Author(s): Tyler O'Loughlin
Mentor(s): Vern Hart
Institution UVU
Coherent diffraction imaging (CDI) is a powerful technique for reconstructing phase shifts occurring in biological samples by capturing the interference between scattered light. These diffraction patterns contain spectral information, where shorter wavelengths (higher spatial frequencies) yield images with enhanced spatial resolution, improving detail and accuracy. However, higher spatial frequencies are located further from the central axis, rendering them fainter and more challenging to measure. To address this, our group developed a gyroscopic CDI system featuring a rotating platform driven by stepper motors. This platform positions the sample between a broadband light source and a beam profiler, which are mounted on opposite sides, enabling precise rotation for enhanced data collection. This innovative system maintains normal incidence between scattered light and the detector, enabling accurate measurement of faint short-wavelength signals without compromising resolution.
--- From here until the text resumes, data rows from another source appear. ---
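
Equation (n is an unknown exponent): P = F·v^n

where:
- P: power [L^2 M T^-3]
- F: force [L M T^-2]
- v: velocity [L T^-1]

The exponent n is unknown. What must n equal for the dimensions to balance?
n = 1

P has dimensions [L^2 M T^-3]; v has dimensions [L T^-1].
The rest of the RHS has dimensions [L M T^-2], so v^n must supply [L T^-1].
With n = 1: F·v^1 has dimensions [L^2 M T^-3], matching the LHS ✓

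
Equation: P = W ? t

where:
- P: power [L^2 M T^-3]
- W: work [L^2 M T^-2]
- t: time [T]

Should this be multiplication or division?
division (÷): P = W ÷ t

P [L^2 M T^-3]; W [L^2 M T^-2]; t [T].
W × t → [L^2 M T^-1] ✗
W ÷ t → [L^2 M T^-3] ✓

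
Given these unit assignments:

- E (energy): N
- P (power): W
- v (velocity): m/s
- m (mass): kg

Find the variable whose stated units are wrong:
E

The variable E (energy) should have units J, not N.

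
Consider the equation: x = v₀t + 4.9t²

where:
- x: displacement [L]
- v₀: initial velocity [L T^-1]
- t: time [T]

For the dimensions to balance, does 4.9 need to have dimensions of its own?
Yes

x has dimensions [L], while t² alone has dimensions [T^2]. For the equation to balance, the factor 4.9 must carry dimensions [L T^-2] — it is a dimensional constant (a numerical value of a physical quantity with its units suppressed), not a pure number.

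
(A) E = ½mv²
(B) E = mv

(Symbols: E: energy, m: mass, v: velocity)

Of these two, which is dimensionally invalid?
(B)

(A) E = ½mv²: LHS [L^2 M T^-2], RHS [L^2 M T^-2] ✓
(B) E = mv: LHS [L^2 M T^-2], RHS [L M T^-1] ✗

Expression (B) E = mv is dimensionally incorrect.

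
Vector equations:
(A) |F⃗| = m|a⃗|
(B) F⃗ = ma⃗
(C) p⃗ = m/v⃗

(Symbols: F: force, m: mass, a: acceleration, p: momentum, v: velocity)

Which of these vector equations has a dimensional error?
(C) p⃗ = m/v⃗

(A) |F⃗| = m|a⃗|: LHS [L M T^-2], RHS [L M T^-2] ✓ — magnitudes of vectors are scalars
(B) F⃗ = ma⃗: LHS [L M T^-2], RHS [L M T^-2] ✓ — Force and acceleration are vectors, mass is a scalar
(C) p⃗ = m/v⃗: LHS [L M T^-1], RHS [L^-1 M T] ✗ — momentum is mass times velocity; should be mv⃗ (and division by a vector is undefined)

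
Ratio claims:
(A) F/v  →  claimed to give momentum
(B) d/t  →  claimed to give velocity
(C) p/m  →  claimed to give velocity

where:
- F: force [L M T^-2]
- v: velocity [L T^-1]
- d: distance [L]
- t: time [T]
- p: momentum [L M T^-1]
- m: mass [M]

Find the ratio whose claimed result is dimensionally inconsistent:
(A) F/v does not give momentum

(A) F/v: [M T^-1] ≠ momentum [L M T^-1] ✗
(B) d/t: [L T^-1] = velocity [L T^-1] ✓
(C) p/m: [L T^-1] = velocity [L T^-1] ✓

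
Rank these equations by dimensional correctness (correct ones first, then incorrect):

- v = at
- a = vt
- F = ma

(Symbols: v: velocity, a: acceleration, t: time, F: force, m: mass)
Dimensionally correct: v = at, F = ma
Dimensionally incorrect: a = vt
Ordered (correct first, then incorrect): v = at, F = ma, a = vt

- v = at: LHS [L T^-1], RHS [L T^-1] → correct ✓
- a = vt: LHS [L T^-2], RHS [L] → incorrect ✗
- F = ma: LHS [L M T^-2], RHS [L M T^-2] → correct ✓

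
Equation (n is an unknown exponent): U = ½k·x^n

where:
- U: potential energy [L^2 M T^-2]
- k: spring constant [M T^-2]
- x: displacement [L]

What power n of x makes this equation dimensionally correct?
n = 2

U has dimensions [L^2 M T^-2]; x has dimensions [L].
The rest of the RHS has dimensions [M T^-2], so x^n must supply [L^2].
With n = 2: ½k·x^2 has dimensions [L^2 M T^-2], matching the LHS ✓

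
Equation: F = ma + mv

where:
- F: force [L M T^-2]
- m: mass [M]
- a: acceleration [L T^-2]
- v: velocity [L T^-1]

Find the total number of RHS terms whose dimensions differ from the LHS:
1

LHS F: [L M T^-2]
- ma: [L M T^-2] ✓
- mv: [L M T^-1] ✗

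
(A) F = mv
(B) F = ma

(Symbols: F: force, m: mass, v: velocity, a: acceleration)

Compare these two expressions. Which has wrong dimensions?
(A)

(A) F = mv: LHS [L M T^-2], RHS [L M T^-1] ✗
(B) F = ma: LHS [L M T^-2], RHS [L M T^-2] ✓

Expression (A) F = mv is dimensionally incorrect.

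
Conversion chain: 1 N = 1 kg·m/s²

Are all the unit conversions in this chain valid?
The chain is correct (no errors).

Correct: Newton is defined as kg·m/s²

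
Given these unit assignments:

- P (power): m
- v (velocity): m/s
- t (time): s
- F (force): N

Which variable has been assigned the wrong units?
P

The variable P (power) should have units W, not m.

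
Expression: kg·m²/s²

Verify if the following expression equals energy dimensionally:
Yes

The expression kg·m²/s² has dimensions [L^2 M T^-2], which is exactly energy [L^2 M T^-2].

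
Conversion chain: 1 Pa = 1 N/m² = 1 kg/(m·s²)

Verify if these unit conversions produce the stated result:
The chain is correct (no errors).

Correct: Pascal is Newton per square meter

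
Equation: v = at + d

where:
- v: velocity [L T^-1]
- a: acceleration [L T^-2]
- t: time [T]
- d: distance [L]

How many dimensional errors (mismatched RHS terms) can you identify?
1

LHS v: [L T^-1]
- at: [L T^-1] ✓
- d: [L] ✗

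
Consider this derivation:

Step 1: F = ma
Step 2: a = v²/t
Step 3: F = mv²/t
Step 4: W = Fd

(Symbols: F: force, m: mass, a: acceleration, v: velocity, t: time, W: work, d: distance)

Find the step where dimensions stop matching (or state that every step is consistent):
Step 2

Step 1: F = ma → LHS [L M T^-2], RHS [L M T^-2] ✓
Step 2: a = v²/t → LHS [L T^-2], RHS [L^2 T^-3] ✗

The first dimensional inconsistency appears in step 2: a = v²/t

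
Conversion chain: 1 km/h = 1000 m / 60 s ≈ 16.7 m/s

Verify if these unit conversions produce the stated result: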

Our reconstruction approach mirrors that of computed tomography (CT) scanning, where individual 2D slices of scattered light data are sequentially reconstructed and combined to form a detailed 3D model. This slice-based methodology enhances spatial accuracy and reduces noise and artifacts, providing a more precise volumetric representation of complex samples. However, the unique data collection geometry necessitates a tailored reconstruction algorithm. Thus, we propose modifying the 'filtered back projection' (FBP) algorithm to accommodate the slice-based gyroscopic CDI system. The adaptation involves calibrating for rotational and geometric variations, ensuring seamless integration of 2D slices into a coherent 3D model. This methodology lays a foundation for high-resolution 3D imaging of biological samples, with potential applications in cellular imaging, tissue analysis, and advanced medical diagnostics.